Using Offer Price Range rather than Fixed Price In Land Offer Letters

  • LIM

    For land investing, anyone using a calculated offer range strategy in their mailings rather than a fixed offer price that would be willing to share some best practices or tips?

  • LIM

    Rob Cassam I'll drop this little tidbit here from the course since it seems relevant to what you're asking.

    Depending on what I determine a property's market value to be, I'll adjust my offers up or down as a percentage of what I think it's worth.

    As this sliding scale implies, I'm willing to offer a higher percentage of market value as the market value increases. If the seller appears to be highly motivated or apathetic about their property, then my offer will be on the lower end of the range I've set for myself. If I think they'll need a higher offer, then I'll lean towards the higher end (but I rarely exceed it).

    sliding scale.png

    Now, keep in mind, I'm more on the conservative side of most land investors I know. I know plenty of people in more competitive markets who will offer upwards of 40% - 50% on some properties, but that's not something I'm willing to do unless it's a unique situation and I'm VERY confident about it's value and that the property will sell quickly.

    This offer-to-value range isn't a set of rules you need to live by (feel free to create something similar for yourself with different numbers based on the market where you're working... if it's a high-demand market where properties sell quickly, it could easily make sense to offer more).

    Nevertheless, the idea is, if I ever have any doubt about what my offer price should be, this gives me some clear instructions on what to do (and I keep my number on the lower end of the spectrum if I'm not very confident about the property's value).

    In some markets with more competition or a higher demand for vacant land, it may make sense to go higher (or maybe even lower) than what this scale suggests.

  • LIM

    Rob Cassam I have thought about the same thing. Since every property is different, a specific dollar amount restricts potential opportunities. I see an advantage to putting an offer range in a letter, rather than an exact dollar amount or blind offer.

    The letter would state something like: Based on my review of your property's information in the County's database and the market trends in this area, I am willing to offer you between $3,466 and $6,932. If an offer within this price range interests you, please reach out to me or complete the form on our website to provide additional property information. With additional information, we will determine our exact offer amount for you.

    This gives the letter's recipient an understanding of about how much you'd be willing to offer. You will likely get a lot more calls (opportunities) than if you were to offer an exact amount, yet it still eliminates all of the callers expecting more than your offer range. It seems like a good middle ground between neutral postcards and blind offers.

  • LIM

    Tyler Doughty Thats exactly what I was thinking. I have no problem returning calls and having conversations. Most people avoid that. I guess you would have to play with the bracketing depending upon the area, comps etc.

  • LIM

    Tyler Doughty it would be interesting to see where the conversations go when offering a range like this. It seems like most people would just fixate on the higher number and assume that's what they're going to get.
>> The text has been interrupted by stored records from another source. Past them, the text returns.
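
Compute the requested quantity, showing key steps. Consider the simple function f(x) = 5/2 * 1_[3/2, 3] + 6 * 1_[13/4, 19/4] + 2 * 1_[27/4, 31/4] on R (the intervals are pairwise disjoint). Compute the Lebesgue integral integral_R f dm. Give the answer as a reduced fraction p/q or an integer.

For a simple function f = sum_i c_i * 1_{A_i} with disjoint A_i,
  integral f dm = sum_i c_i * m(A_i).
Lengths of the A_i:
  m(A_1) = 3 - 3/2 = 3/2.
  m(A_2) = 19/4 - 13/4 = 3/2.
  m(A_3) = 31/4 - 27/4 = 1.
Contributions c_i * m(A_i):
  (5/2) * (3/2) = 15/4.
  (6) * (3/2) = 9.
  (2) * (1) = 2.
Total: 15/4 + 9 + 2 = 59/4.

59/4


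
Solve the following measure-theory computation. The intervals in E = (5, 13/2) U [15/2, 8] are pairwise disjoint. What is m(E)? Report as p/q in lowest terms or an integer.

For pairwise disjoint intervals, m(union_i I_i) = sum_i m(I_i),
and m is invariant under swapping open/closed endpoints (single points have measure 0).
So m(E) = sum_i (b_i - a_i).
  I_1 has length 13/2 - 5 = 3/2.
  I_2 has length 8 - 15/2 = 1/2.
Summing:
  m(E) = 3/2 + 1/2 = 2.

2


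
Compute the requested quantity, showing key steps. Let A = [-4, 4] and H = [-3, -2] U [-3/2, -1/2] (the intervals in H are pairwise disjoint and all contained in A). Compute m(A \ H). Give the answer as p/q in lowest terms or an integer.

The ambient interval has length m(A) = 4 - (-4) = 8.
Since the holes are disjoint and sit inside A, by finite additivity
  m(H) = sum_i (b_i - a_i), and m(A \ H) = m(A) - m(H).
Computing the hole measures:
  m(H_1) = -2 - (-3) = 1.
  m(H_2) = -1/2 - (-3/2) = 1.
Summed: m(H) = 1 + 1 = 2.
So m(A \ H) = 8 - 2 = 6.

6


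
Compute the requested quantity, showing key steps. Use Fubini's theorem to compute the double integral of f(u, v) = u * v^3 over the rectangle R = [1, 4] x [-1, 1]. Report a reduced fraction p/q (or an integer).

f(u, v) is a tensor product of a function of u and a function of v, and both factors are bounded continuous (hence Lebesgue integrable) on the rectangle, so Fubini's theorem applies:
  integral_R f d(m x m) = (integral_a1^b1 u du) * (integral_a2^b2 v^3 dv).
Inner integral in u: integral_{1}^{4} u du = (4^2 - 1^2)/2
  = 15/2.
Inner integral in v: integral_{-1}^{1} v^3 dv = (1^4 - (-1)^4)/4
  = 0.
Product: (15/2) * (0) = 0.

0


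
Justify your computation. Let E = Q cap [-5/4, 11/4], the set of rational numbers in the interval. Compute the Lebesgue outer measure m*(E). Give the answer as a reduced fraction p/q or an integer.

Q cap [-5/4, 11/4] is countable; list its elements as q_1, q_2, ... . Fix eps > 0 and cover the k-th point by an interval of length eps * 2^(-k). The cover has total length eps * sum_{k>=1} 2^(-k) = eps, so by definition of outer measure m*(Q cap [-5/4, 11/4]) <= eps. Since eps was arbitrary and m* >= 0, the outer measure is 0.

0


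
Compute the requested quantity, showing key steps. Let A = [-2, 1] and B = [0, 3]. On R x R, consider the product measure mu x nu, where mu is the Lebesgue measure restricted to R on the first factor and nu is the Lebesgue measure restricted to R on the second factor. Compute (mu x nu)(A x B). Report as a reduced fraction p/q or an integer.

For a measurable rectangle A x B, the product measure satisfies
  (mu x nu)(A x B) = mu(A) * nu(B).
  mu(A) = 3.
  nu(B) = 3.
  (mu x nu)(A x B) = 3 * 3 = 9.

9


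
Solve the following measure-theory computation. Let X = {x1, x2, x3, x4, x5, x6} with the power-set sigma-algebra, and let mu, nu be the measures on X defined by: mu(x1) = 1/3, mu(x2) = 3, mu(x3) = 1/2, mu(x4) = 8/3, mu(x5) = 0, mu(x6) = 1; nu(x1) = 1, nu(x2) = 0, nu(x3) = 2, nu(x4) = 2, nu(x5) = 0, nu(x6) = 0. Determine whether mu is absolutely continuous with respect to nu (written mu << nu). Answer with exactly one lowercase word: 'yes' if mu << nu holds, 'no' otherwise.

mu << nu means: every nu-null measurable set is also mu-null; equivalently, for every atom x, if nu({x}) = 0 then mu({x}) = 0.
Checking each atom:
  x1: nu = 1 > 0 -> no constraint.
  x2: nu = 0, mu = 3 > 0 -> violates mu << nu.
  x3: nu = 2 > 0 -> no constraint.
  x4: nu = 2 > 0 -> no constraint.
  x5: nu = 0, mu = 0 -> consistent with mu << nu.
  x6: nu = 0, mu = 1 > 0 -> violates mu << nu.
The atom(s) x2, x6 violate the condition (nu = 0 but mu > 0). Therefore mu is NOT absolutely continuous w.r.t. nu.

no


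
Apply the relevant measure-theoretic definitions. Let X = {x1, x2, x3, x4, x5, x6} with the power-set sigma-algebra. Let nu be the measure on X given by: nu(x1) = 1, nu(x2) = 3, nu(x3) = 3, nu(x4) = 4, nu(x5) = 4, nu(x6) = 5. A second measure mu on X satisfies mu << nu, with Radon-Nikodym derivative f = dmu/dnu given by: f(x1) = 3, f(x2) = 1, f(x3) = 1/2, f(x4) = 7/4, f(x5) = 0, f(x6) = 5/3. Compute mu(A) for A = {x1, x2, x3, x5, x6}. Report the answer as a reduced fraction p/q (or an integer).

By the defining property of the Radon-Nikodym derivative, for every measurable set A,
  mu(A) = integral_A f dnu.
Since nu is a discrete measure concentrated on the atoms of X, the integral over A reduces to the sum
  mu(A) = sum_{x in A} f(x) * nu({x}).
Computing each term:
  x1: f(x1) * nu(x1) = 3 * 1 = 3.
  x2: f(x2) * nu(x2) = 1 * 3 = 3.
  x3: f(x3) * nu(x3) = 1/2 * 3 = 3/2.
  x5: f(x5) * nu(x5) = 0 * 4 = 0.
  x6: f(x6) * nu(x6) = 5/3 * 5 = 25/3.
Summing: mu(A) = 3 + 3 + 3/2 + 0 + 25/3 = 95/6.

95/6


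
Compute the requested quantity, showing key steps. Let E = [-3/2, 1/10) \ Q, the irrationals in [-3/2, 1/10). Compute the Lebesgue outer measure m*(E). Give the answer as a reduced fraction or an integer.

The interval I = [-3/2, 1/10) has m(I) = 1/10 - (-3/2) = 8/5 (endpoints are measure-zero, so open/closed/half-open agree). Write I = (I cap Q) u (I \ Q). The rationals in I are countable, so m*(I cap Q) = 0 (cover each rational by intervals whose total length is arbitrarily small). By countable subadditivity m*(I) <= m*(I cap Q) + m*(I \ Q), hence m*(I \ Q) >= m(I) = 8/5. The reverse inequality m*(I \ Q) <= m*(I) = 8/5 is trivial since (I \ Q) is a subset of I. Therefore m*(I \ Q) = 8/5.

8/5


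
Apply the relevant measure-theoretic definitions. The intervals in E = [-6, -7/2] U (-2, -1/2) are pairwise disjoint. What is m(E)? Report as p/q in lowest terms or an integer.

For pairwise disjoint intervals, m(union_i I_i) = sum_i m(I_i),
and m is invariant under swapping open/closed endpoints (single points have measure 0).
So m(E) = sum_i (b_i - a_i).
  I_1 has length -7/2 - (-6) = 5/2.
  I_2 has length -1/2 - (-2) = 3/2.
Summing:
  m(E) = 5/2 + 3/2 = 4.

4


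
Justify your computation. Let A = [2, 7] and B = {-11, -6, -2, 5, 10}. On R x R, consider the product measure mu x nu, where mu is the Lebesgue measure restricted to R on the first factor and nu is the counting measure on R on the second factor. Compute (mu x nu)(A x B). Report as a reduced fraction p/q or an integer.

For a measurable rectangle A x B, the product measure satisfies
  (mu x nu)(A x B) = mu(A) * nu(B).
  mu(A) = 5.
  nu(B) = 5.
  (mu x nu)(A x B) = 5 * 5 = 25.

25


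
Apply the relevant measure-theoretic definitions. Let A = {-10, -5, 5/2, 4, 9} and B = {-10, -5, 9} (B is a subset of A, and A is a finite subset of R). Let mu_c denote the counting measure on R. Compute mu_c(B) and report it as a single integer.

Counting measure assigns mu_c(E) = |E| (number of elements) when E is finite.
B has 3 element(s), so mu_c(B) = 3.

3


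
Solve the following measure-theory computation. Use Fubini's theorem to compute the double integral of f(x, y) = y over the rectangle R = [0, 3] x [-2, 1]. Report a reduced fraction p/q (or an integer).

f(x, y) is a tensor product of a function of x and a function of y, and both factors are bounded continuous (hence Lebesgue integrable) on the rectangle, so Fubini's theorem applies:
  integral_R f d(m x m) = (integral_a1^b1 1 dx) * (integral_a2^b2 y dy).
Inner integral in x: integral_{0}^{3} 1 dx = (3^1 - 0^1)/1
  = 3.
Inner integral in y: integral_{-2}^{1} y dy = (1^2 - (-2)^2)/2
  = -3/2.
Product: (3) * (-3/2) = -9/2.

-9/2


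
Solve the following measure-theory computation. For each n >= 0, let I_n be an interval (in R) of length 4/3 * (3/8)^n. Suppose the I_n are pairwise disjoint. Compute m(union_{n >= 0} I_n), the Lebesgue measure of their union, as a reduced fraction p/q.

By countable additivity of the Lebesgue measure on pairwise disjoint measurable sets,
  m(union_{n >= 0} I_n) = sum_{n >= 0} m(I_n) = sum_{n >= 0} a * r^n,
  with a = 4/3 and r = 3/8.
Since 0 < r = 3/8 < 1, the geometric series converges:
  sum_{n >= 0} a * r^n = a / (1 - r).
  = 4/3 / (1 - 3/8)
  = 4/3 / (5/8)
  = 32/15.

32/15


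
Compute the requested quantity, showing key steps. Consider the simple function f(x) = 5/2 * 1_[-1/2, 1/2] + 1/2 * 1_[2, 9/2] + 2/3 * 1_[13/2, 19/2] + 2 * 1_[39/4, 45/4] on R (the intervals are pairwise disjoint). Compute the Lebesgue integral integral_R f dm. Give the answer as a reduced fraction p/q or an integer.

For a simple function f = sum_i c_i * 1_{A_i} with disjoint A_i,
  integral f dm = sum_i c_i * m(A_i).
Lengths of the A_i:
  m(A_1) = 1/2 - (-1/2) = 1.
  m(A_2) = 9/2 - 2 = 5/2.
  m(A_3) = 19/2 - 13/2 = 3.
  m(A_4) = 45/4 - 39/4 = 3/2.
Contributions c_i * m(A_i):
  (5/2) * (1) = 5/2.
  (1/2) * (5/2) = 5/4.
  (2/3) * (3) = 2.
  (2) * (3/2) = 3.
Total: 5/2 + 5/4 + 2 + 3 = 35/4.

35/4


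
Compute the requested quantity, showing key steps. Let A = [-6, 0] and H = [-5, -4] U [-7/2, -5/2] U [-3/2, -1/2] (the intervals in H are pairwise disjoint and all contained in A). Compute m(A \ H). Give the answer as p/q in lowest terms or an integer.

The ambient interval has length m(A) = 0 - (-6) = 6.
Since the holes are disjoint and sit inside A, by finite additivity
  m(H) = sum_i (b_i - a_i), and m(A \ H) = m(A) - m(H).
Computing the hole measures:
  m(H_1) = -4 - (-5) = 1.
  m(H_2) = -5/2 - (-7/2) = 1.
  m(H_3) = -1/2 - (-3/2) = 1.
Summed: m(H) = 1 + 1 + 1 = 3.
So m(A \ H) = 6 - 3 = 3.

3


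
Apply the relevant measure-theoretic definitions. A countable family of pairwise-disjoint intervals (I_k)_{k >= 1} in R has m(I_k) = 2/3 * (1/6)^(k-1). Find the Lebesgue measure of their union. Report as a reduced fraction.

By countable additivity of the Lebesgue measure on pairwise disjoint measurable sets,
  m(union_{k >= 1} I_k) = sum_{k >= 1} m(I_k) = sum_{k >= 1} a * r^(k-1),
  with a = 2/3 and r = 1/6.
Since 0 < r = 1/6 < 1, the geometric series converges:
  sum_{k >= 1} a * r^(k-1) = a / (1 - r).
  = 2/3 / (1 - 1/6)
  = 2/3 / (5/6)
  = 4/5.

4/5


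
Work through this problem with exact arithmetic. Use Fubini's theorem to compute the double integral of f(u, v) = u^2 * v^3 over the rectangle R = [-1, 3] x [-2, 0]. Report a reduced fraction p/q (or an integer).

f(u, v) is a tensor product of a function of u and a function of v, and both factors are bounded continuous (hence Lebesgue integrable) on the rectangle, so Fubini's theorem applies:
  integral_R f d(m x m) = (integral_a1^b1 u^2 du) * (integral_a2^b2 v^3 dv).
Inner integral in u: integral_{-1}^{3} u^2 du = (3^3 - (-1)^3)/3
  = 28/3.
Inner integral in v: integral_{-2}^{0} v^3 dv = (0^4 - (-2)^4)/4
  = -4.
Product: (28/3) * (-4) = -112/3.

-112/3


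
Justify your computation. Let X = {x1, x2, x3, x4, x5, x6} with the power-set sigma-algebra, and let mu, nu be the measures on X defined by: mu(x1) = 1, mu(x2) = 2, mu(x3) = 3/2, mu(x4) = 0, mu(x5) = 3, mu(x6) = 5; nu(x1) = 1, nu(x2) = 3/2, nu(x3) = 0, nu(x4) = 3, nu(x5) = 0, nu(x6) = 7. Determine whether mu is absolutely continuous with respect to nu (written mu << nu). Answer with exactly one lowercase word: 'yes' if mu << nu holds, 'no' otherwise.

mu << nu means: every nu-null measurable set is also mu-null; equivalently, for every atom x, if nu({x}) = 0 then mu({x}) = 0.
Checking each atom:
  x1: nu = 1 > 0 -> no constraint.
  x2: nu = 3/2 > 0 -> no constraint.
  x3: nu = 0, mu = 3/2 > 0 -> violates mu << nu.
  x4: nu = 3 > 0 -> no constraint.
  x5: nu = 0, mu = 3 > 0 -> violates mu << nu.
  x6: nu = 7 > 0 -> no constraint.
The atom(s) x3, x5 violate the condition (nu = 0 but mu > 0). Therefore mu is NOT absolutely continuous w.r.t. nu.

no


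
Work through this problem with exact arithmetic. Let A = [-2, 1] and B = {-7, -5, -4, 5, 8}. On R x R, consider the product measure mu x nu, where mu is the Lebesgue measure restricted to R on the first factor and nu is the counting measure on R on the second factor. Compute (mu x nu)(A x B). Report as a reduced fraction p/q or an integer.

For a measurable rectangle A x B, the product measure satisfies
  (mu x nu)(A x B) = mu(A) * nu(B).
  mu(A) = 3.
  nu(B) = 5.
  (mu x nu)(A x B) = 3 * 5 = 15.

15


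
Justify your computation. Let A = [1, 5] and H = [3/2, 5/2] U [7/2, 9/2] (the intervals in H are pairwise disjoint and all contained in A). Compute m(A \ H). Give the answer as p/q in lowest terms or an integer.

The ambient interval has length m(A) = 5 - 1 = 4.
Since the holes are disjoint and sit inside A, by finite additivity
  m(H) = sum_i (b_i - a_i), and m(A \ H) = m(A) - m(H).
Computing the hole measures:
  m(H_1) = 5/2 - 3/2 = 1.
  m(H_2) = 9/2 - 7/2 = 1.
Summed: m(H) = 1 + 1 = 2.
So m(A \ H) = 4 - 2 = 2.

2


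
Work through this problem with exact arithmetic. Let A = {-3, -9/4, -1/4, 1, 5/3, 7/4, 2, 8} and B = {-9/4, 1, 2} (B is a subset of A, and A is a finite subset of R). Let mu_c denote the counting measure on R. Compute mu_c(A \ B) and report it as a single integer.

Counting measure assigns mu_c(E) = |E| (number of elements) when E is finite. For B subset A, A \ B is the set of elements of A not in B, so |A \ B| = |A| - |B|.
|A| = 8, |B| = 3, so mu_c(A \ B) = 8 - 3 = 5.

5


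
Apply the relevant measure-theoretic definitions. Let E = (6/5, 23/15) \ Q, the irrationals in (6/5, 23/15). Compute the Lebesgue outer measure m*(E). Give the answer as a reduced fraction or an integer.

The interval I = (6/5, 23/15) has m(I) = 23/15 - 6/5 = 1/3 (endpoints are measure-zero, so open/closed/half-open agree). Write I = (I cap Q) u (I \ Q). The rationals in I are countable, so m*(I cap Q) = 0 (cover each rational by intervals whose total length is arbitrarily small). By countable subadditivity m*(I) <= m*(I cap Q) + m*(I \ Q), hence m*(I \ Q) >= m(I) = 1/3. The reverse inequality m*(I \ Q) <= m*(I) = 1/3 is trivial since (I \ Q) is a subset of I. Therefore m*(I \ Q) = 1/3.

1/3


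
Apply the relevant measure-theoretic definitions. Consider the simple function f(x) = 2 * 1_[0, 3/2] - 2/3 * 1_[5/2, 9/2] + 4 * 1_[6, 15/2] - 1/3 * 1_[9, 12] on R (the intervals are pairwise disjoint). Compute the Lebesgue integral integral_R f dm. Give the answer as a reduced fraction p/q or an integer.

For a simple function f = sum_i c_i * 1_{A_i} with disjoint A_i,
  integral f dm = sum_i c_i * m(A_i).
Lengths of the A_i:
  m(A_1) = 3/2 - 0 = 3/2.
  m(A_2) = 9/2 - 5/2 = 2.
  m(A_3) = 15/2 - 6 = 3/2.
  m(A_4) = 12 - 9 = 3.
Contributions c_i * m(A_i):
  (2) * (3/2) = 3.
  (-2/3) * (2) = -4/3.
  (4) * (3/2) = 6.
  (-1/3) * (3) = -1.
Total: 3 - 4/3 + 6 - 1 = 20/3.

20/3


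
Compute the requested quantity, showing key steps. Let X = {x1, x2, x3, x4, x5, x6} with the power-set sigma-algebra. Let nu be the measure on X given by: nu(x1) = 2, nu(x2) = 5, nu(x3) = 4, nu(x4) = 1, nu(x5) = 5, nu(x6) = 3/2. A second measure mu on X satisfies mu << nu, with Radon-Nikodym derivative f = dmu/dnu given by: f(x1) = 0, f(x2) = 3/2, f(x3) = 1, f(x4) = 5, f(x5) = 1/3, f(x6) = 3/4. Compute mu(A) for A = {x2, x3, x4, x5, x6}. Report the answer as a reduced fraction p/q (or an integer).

By the defining property of the Radon-Nikodym derivative, for every measurable set A,
  mu(A) = integral_A f dnu.
Since nu is a discrete measure concentrated on the atoms of X, the integral over A reduces to the sum
  mu(A) = sum_{x in A} f(x) * nu({x}).
Computing each term:
  x2: f(x2) * nu(x2) = 3/2 * 5 = 15/2.
  x3: f(x3) * nu(x3) = 1 * 4 = 4.
  x4: f(x4) * nu(x4) = 5 * 1 = 5.
  x5: f(x5) * nu(x5) = 1/3 * 5 = 5/3.
  x6: f(x6) * nu(x6) = 3/4 * 3/2 = 9/8.
Summing: mu(A) = 15/2 + 4 + 5 + 5/3 + 9/8 = 463/24.

463/24


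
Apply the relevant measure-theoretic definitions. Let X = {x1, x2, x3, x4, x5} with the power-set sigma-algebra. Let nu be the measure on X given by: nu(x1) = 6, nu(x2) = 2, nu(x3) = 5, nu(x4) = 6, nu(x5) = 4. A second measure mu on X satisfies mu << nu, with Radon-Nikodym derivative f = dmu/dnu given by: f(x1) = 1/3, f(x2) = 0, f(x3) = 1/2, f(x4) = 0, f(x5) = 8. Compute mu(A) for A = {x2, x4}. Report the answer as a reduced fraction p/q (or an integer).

By the defining property of the Radon-Nikodym derivative, for every measurable set A,
  mu(A) = integral_A f dnu.
Since nu is a discrete measure concentrated on the atoms of X, the integral over A reduces to the sum
  mu(A) = sum_{x in A} f(x) * nu({x}).
Computing each term:
  x2: f(x2) * nu(x2) = 0 * 2 = 0.
  x4: f(x4) * nu(x4) = 0 * 6 = 0.
Summing: mu(A) = 0 + 0 = 0.

0


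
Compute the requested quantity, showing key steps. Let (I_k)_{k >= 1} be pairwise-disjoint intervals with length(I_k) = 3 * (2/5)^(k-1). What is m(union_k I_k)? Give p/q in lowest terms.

By countable additivity of the Lebesgue measure on pairwise disjoint measurable sets,
  m(union_{k >= 1} I_k) = sum_{k >= 1} m(I_k) = sum_{k >= 1} a * r^(k-1),
  with a = 3 and r = 2/5.
Since 0 < r = 2/5 < 1, the geometric series converges:
  sum_{k >= 1} a * r^(k-1) = a / (1 - r).
  = 3 / (1 - 2/5)
  = 3 / (3/5)
  = 5.

5


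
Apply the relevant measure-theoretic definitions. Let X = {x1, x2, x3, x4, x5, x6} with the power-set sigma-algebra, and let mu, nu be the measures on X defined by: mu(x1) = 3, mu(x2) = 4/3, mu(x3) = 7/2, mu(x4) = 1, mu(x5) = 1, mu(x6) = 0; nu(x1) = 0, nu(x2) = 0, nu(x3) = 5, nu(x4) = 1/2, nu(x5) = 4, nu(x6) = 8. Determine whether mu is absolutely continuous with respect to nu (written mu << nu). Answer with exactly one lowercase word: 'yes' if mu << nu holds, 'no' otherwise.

mu << nu means: every nu-null measurable set is also mu-null; equivalently, for every atom x, if nu({x}) = 0 then mu({x}) = 0.
Checking each atom:
  x1: nu = 0, mu = 3 > 0 -> violates mu << nu.
  x2: nu = 0, mu = 4/3 > 0 -> violates mu << nu.
  x3: nu = 5 > 0 -> no constraint.
  x4: nu = 1/2 > 0 -> no constraint.
  x5: nu = 4 > 0 -> no constraint.
  x6: nu = 8 > 0 -> no constraint.
The atom(s) x1, x2 violate the condition (nu = 0 but mu > 0). Therefore mu is NOT absolutely continuous w.r.t. nu.

no


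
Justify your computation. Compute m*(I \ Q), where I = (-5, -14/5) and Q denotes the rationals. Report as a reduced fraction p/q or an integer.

The interval I = (-5, -14/5) has m(I) = -14/5 - (-5) = 11/5 (endpoints are measure-zero, so open/closed/half-open agree). Write I = (I cap Q) u (I \ Q). The rationals in I are countable, so m*(I cap Q) = 0 (cover each rational by intervals whose total length is arbitrarily small). By countable subadditivity m*(I) <= m*(I cap Q) + m*(I \ Q), hence m*(I \ Q) >= m(I) = 11/5. The reverse inequality m*(I \ Q) <= m*(I) = 11/5 is trivial since (I \ Q) is a subset of I. Therefore m*(I \ Q) = 11/5.

11/5


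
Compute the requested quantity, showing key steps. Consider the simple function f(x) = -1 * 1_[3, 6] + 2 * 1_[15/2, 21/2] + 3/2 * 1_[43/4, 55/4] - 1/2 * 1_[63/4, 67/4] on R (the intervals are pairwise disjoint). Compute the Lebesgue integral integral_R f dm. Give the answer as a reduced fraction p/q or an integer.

For a simple function f = sum_i c_i * 1_{A_i} with disjoint A_i,
  integral f dm = sum_i c_i * m(A_i).
Lengths of the A_i:
  m(A_1) = 6 - 3 = 3.
  m(A_2) = 21/2 - 15/2 = 3.
  m(A_3) = 55/4 - 43/4 = 3.
  m(A_4) = 67/4 - 63/4 = 1.
Contributions c_i * m(A_i):
  (-1) * (3) = -3.
  (2) * (3) = 6.
  (3/2) * (3) = 9/2.
  (-1/2) * (1) = -1/2.
Total: -3 + 6 + 9/2 - 1/2 = 7.

7


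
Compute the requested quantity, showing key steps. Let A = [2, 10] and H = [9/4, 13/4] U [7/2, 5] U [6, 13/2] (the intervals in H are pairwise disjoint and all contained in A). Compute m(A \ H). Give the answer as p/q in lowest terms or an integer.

The ambient interval has length m(A) = 10 - 2 = 8.
Since the holes are disjoint and sit inside A, by finite additivity
  m(H) = sum_i (b_i - a_i), and m(A \ H) = m(A) - m(H).
Computing the hole measures:
  m(H_1) = 13/4 - 9/4 = 1.
  m(H_2) = 5 - 7/2 = 3/2.
  m(H_3) = 13/2 - 6 = 1/2.
Summed: m(H) = 1 + 3/2 + 1/2 = 3.
So m(A \ H) = 8 - 3 = 5.

5


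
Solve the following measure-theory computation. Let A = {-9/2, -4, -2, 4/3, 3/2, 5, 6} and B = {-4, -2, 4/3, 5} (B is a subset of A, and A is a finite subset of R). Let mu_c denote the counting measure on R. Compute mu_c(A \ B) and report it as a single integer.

Counting measure assigns mu_c(E) = |E| (number of elements) when E is finite. For B subset A, A \ B is the set of elements of A not in B, so |A \ B| = |A| - |B|.
|A| = 7, |B| = 4, so mu_c(A \ B) = 7 - 4 = 3.

3


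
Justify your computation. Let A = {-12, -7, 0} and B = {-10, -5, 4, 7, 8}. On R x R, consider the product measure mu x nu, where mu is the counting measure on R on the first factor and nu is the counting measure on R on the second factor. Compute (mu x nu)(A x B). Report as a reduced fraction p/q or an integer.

For a measurable rectangle A x B, the product measure satisfies
  (mu x nu)(A x B) = mu(A) * nu(B).
  mu(A) = 3.
  nu(B) = 5.
  (mu x nu)(A x B) = 3 * 5 = 15.

15


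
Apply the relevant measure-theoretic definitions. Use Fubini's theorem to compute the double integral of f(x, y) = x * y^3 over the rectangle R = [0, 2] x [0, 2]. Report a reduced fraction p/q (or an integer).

f(x, y) is a tensor product of a function of x and a function of y, and both factors are bounded continuous (hence Lebesgue integrable) on the rectangle, so Fubini's theorem applies:
  integral_R f d(m x m) = (integral_a1^b1 x dx) * (integral_a2^b2 y^3 dy).
Inner integral in x: integral_{0}^{2} x dx = (2^2 - 0^2)/2
  = 2.
Inner integral in y: integral_{0}^{2} y^3 dy = (2^4 - 0^4)/4
  = 4.
Product: (2) * (4) = 8.

8


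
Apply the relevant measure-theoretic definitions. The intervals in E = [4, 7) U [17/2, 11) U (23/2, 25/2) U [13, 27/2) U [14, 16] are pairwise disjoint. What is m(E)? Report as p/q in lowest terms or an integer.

For pairwise disjoint intervals, m(union_i I_i) = sum_i m(I_i),
and m is invariant under swapping open/closed endpoints (single points have measure 0).
So m(E) = sum_i (b_i - a_i).
  I_1 has length 7 - 4 = 3.
  I_2 has length 11 - 17/2 = 5/2.
  I_3 has length 25/2 - 23/2 = 1.
  I_4 has length 27/2 - 13 = 1/2.
  I_5 has length 16 - 14 = 2.
Summing:
  m(E) = 3 + 5/2 + 1 + 1/2 + 2 = 9.

9


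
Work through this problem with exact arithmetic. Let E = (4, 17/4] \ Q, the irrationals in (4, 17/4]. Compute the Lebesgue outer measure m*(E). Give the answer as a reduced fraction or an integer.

The interval I = (4, 17/4] has m(I) = 17/4 - 4 = 1/4 (endpoints are measure-zero, so open/closed/half-open agree). Write I = (I cap Q) u (I \ Q). The rationals in I are countable, so m*(I cap Q) = 0 (cover each rational by intervals whose total length is arbitrarily small). By countable subadditivity m*(I) <= m*(I cap Q) + m*(I \ Q), hence m*(I \ Q) >= m(I) = 1/4. The reverse inequality m*(I \ Q) <= m*(I) = 1/4 is trivial since (I \ Q) is a subset of I. Therefore m*(I \ Q) = 1/4.

1/4


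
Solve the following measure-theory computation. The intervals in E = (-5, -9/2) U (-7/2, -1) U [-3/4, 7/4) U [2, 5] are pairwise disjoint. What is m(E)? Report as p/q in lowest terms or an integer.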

    And what if you eventually find out that you need to offer even less than the lowest amount?

    Seems like there's a good reason to give it a try, but I wonder if it might backfire in some cases.

  • LIM

    Charlotte Irwin Yeah I agree, those are good points. I haven't done this myself, and I'd be curious to know if anyone out there in the forum has played with this strategy.

    Actually, all I have done so far is neutral letters, and I get a lot of calls from people wanting market value. The "range method" eliminates these calls, at least. The range would be something like 20-40% of market value.

    Regarding your comment about needing to offer even less than the lowest amount... what if the opposite is the case? What if the higher end of the range still has a really good return? That land owner may not have called if they only received a blind offer equal to 20% of the estimated MV. I think the letter would require language similar to a blind offer, stating nothing is firm until after we complete a detailed review of the property.

  • LIM

    Tyler Doughty said:

    Regarding your comment about needing to offer even less than the lowest amount... what if the opposite is the case? What if the higher end of the range still has a really good return? That land owner may not have called if they only received a blind offer equal to 20% of the estimated MV. I think the letter would require language similar to a blind offer, stating nothing is firm until after we complete a detailed review of the property.

    Totally valid point. I suppose either perspective is pure speculation, and both could be accurate, depending on who the seller is and where they're coming from.

    I guess the only way to know for sure would be to send out 50,000 mailers to get a good read on the situation. 🙂 You go first!


  • Seth Williams I did use your offer calculator/ due diligence spread sheet for a while when I started. I do have a bit of a sliding scale, but in today's deals I wouldn't be buying very many with your numbers!

  • LIM

    Jason Wollbrink the percentages could definitely be adjusted, depending on the market and the appetite of the investor… but like I said, I’m pretty stubborn with low offers. Sometimes it’s to my detriment (I walk away from a lot of okay opportunities), but I’m also at the stage where I can afford to wait around for the more exciting ones.

    I don’t recall which states you’re working in these days, but you’re more than welcome to share what your sliding scale looks like. Mine is by no means the gold standard. It wouldn’t hurt to get some more perspectives on what offer ranges are working others out there. The more the merrier!